Written by: Kord Hilbert


In today’s culture, judgement is everywhere. Accusations are tossed left and right with no repercussions and sin is rampant. Responsibility is thrown to the curb and we see recklessness take its place. My heart has been so weary lately as I hear news of the riots, devastation, and division that has ravaged our country. The “fix” is to place the blame on our government, politicians, president, neighbors, country’s past history, and systems, rather than identifying the true reason: Sin. We are told to approve of every lifestyle and avoid judging anyone. The popular verse people use for this (which Garrett touched on) is Matthew 7:1: “Do not judge, so that you won’t be judged”. Today, the very meaning of this verse has been twistedto push the idea that Christians should be unconditionally loving but also unconditionally approving. When Jesus was preaching the Sermon on the Mount, He wasn’t giving us a commandment to universally accept any and every lifestyle.


Christians today are told to accept violence and destruction of cities in our nation. We are told to accept abortions because they represent a “woman’s right to her own body.” We are told to accept homosexuality because if we don’t, we are bigoted. We are told to accept other religions because “all religions lead to the same God.” This all-encompassing acceptance is a dangerous thing for both the Christian and the Church.

As Christians, we are called to live differently than the world. This, however, doesn’t mean that we shouldn’t have compassion for those who are trapped in sin. The truth is this:“for all have sinned and fallen short of the glory of God” (Romans 3:23). Jesus came to fulfill the law and constantly quotes this law during His time on Earth. However, He constantly digs deeper and looks inward at the heart.

When we see someone living in sin, we are typically quick to judge, easily overlooking the sin within our own lives.Matthew 7:3 says, “Why do you look at the speck of sawdust in your brother’s eye and pay no attention to the plank in your own eye?”. When we see others living in sin, we should be slow to judge and quick to check our own hearts and lives. “Hypocrite! First take the beam of wood our of your eye, and then you will see clearly to take the splinter out of your brother’s eye” (Matthew 7:5)

​The Gospel of Jesus Christ attacks the very core of our sin and brings it to light, revealing our true fallen nature. Instead of being one in communion with God (how the Lord intended), sin has separated us from being in the presence of God. Sacrifices were necessary for us to be made right with God and only the cleansed, appointed, and set-apart could enter his dwelling place.
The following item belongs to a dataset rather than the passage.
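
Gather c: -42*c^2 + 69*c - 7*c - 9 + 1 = -42*c^2 + 62*c - 8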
The Ten Commandments show us the reality of our sin and prove our imperfection.

Scripture says, “Whoever keeps the whole law but stumbles at just one point is guilty of breaking all of it” (James 2:10). God is loving, yet He is also righteous in judgement of our sin. We deserve to be eternally separated from God because of thissin. But God, being rich in mercy and grace, chose to love us enough to send His Son to pay for our transgressions. Jesus came to Earth, fully human and fully God, paying the price of sin for everyone for all eternity by dying on the cross. Here, He opened a way for anyone and everyone to believe in Him and to be made right in God’s sight. The blood that Jesus shed has covered us and made us white as snow, a new creation.

Let us always remember that we too were once sinners, but now have been given a new identity through our Lord Jesus, not through our good works, but solely through trusting in Jesus. May we be bold to preach the full Gospel and not waver from the foundational principles that Jesus established. May we not conform to this world but be transformed by renewing our minds in Scripture and by resting in our Lord. May we all look within at our own hearts and examine personal sin before judging a brother or sister who is dealing with something else. Amen.